The pickup truck has a certain appeal to the psyche of the American male. There's a "coolness" about them, and they strongly suggest masculinity, something that, in my opinion at least, has been systematically stripped from the American male over the past few decades (I'll spare y'all my misogynist ramblings...). I think what trucks like the Ridgeline were intended to do was to tap into this "I love trucks, but don't really NEED one" type of buyer. Granted, I'm sure this segment is possibly far outnumbered by truck buyers who need something beefier, but I gotta give Honda credit for at least tapping into a segment that no company had yet ventured. Of course I wish they'd done so with something not so friggin' ugly!

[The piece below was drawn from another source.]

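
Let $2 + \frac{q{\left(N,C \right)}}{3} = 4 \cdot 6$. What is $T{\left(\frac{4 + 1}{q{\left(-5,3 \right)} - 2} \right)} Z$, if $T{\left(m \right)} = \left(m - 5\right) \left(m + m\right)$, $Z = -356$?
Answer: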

Nobody can say for sure that a crossover-based SUT would find a ready market. I've contended before that there's more of a market for them than the Ridgeline's sales suggest. Its horrid styling is enough to turn off many customers. That's why I'd suggest that GM, with its strong association with trucks, tap into that possibly lucrative segment with vehicles that would have more appeal to the traditional American pickup buyer. I'm wondering why they didn't redo the Avalanche on Lambda; it's raison d'etre suggests it was never intended to be a serious hauler like the Silverado, but rather more of a fullsize "lifestyle" type vehicle. I think GM and Honda were chasing the same customer, in theory at least.
So while I too almost skewered my own eyeballs to not have to look at the A-Bat, the concept behind the vehicle is sound. GM, bring us a Theta SUT and Lambda SUT (Switch anyone?) and show the Japanese how it's done!!!